Diversamente Vygotskij ribadì l’importanza del gioco non solo in termini di sviluppo cognitivo, ma anche affettivo. Secondo l’autore le attività ludiche consentono ai più piccoli di fronteggiare la tensione che emerge in tutte quelle situazioni in cui il bambino non può soddisfare i propri bisogni e desideri; è tramite la fantasia che improvvisamente trasforma un pezzo di legno in una bambola o una pentola in uno strumento musicale, svincolandosi dall’utilizzo normativo degli oggetti. Con l’aumentare dell’età ciò gli consente di passare dalla trasformazione simbolica degli oggetti a quella verbale, acquisendo una maggiore varietà di utilizzi e significati.

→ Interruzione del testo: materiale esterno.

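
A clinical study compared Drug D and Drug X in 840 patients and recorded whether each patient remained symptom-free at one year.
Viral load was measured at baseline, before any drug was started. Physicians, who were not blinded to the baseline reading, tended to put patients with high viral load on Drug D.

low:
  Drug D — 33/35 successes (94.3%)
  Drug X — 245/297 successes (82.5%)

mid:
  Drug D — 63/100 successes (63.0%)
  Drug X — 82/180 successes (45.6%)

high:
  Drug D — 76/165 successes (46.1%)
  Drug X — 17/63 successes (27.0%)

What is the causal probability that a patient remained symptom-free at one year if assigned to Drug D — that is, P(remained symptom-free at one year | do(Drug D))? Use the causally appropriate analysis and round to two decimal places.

Drug D is higher inside every viral load stratum but Drug X is higher in aggregate. Whether to stratify depends on how viral load relates to the drug.
Viral load differs across drugs for reasons unrelated to any effect of the drug itself, and it separately predicts the outcome — a classic confounder. We must compare within viral load levels.
Standardising Drug D to the population viral load mix: 0.395·33/35 + 0.333·63/100 + 0.271·76/165 = 0.708.

0.71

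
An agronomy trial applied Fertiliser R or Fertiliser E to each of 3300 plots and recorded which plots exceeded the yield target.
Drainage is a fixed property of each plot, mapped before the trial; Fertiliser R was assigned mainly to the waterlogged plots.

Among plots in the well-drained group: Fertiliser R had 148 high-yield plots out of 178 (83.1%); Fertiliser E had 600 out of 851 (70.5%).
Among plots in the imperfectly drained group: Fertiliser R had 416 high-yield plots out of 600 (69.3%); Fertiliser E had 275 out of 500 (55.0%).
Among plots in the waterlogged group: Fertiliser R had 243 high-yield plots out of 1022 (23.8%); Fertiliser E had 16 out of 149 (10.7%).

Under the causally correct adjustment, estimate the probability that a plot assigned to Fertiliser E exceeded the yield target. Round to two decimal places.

0.44

Nothing the fertiliser does changes field drainage; the imbalance is an allocation artefact. With field drainage also predicting the outcome, the pooled figure is confounded, and the within-stratum comparison is the causal one.
Standardising Fertiliser E to the population field drainage mix: 0.312·600/851 + 0.333·275/500 + 0.355·16/149 = 0.441.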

Altri autori come Winnicott hanno posto in risalto il ruolo del gioco come area transizionale tra la mamma e il bambino; nello specifico il piccolo cresce all’interno di un ambiente finzionale che appartiene alle figure di riferimento e rappresenta una sorta di ponte connettivo tra il proprio mondo psichico e la mente adulta, basato sullo scambio di sensazioni condivise secondo uno specifico registro corporeo ed emotivo.
Pertanto il gioco rappresenta uno strumento che non dovrebbe mancare in un percorso di psicoterapia rivolto a individui in età evolutiva, soprattutto nei primi anni di vita, ma non solo, rendendosi talvolta utile anche nel processo di cura e cambiamento con persone di età adulta. Anche in questo caso, infatti, attraverso l’attività ludica il paziente percepisce la possibilità di esporsi e raccontarsi senza mostrarsi vulnerabile, ponendo in luce contenuti verbali e motori che in altri casi sarebbe difficile tirar fuori in modo diretto, con richiesta esplicita da parte del terapeuta. In questo modo il giovane paziente è posto in una condizione facilitante per esprimere emozioni e vissuti personali inizialmente su un piano finzionale che, gradualmente, viene spostato sul piano del reale.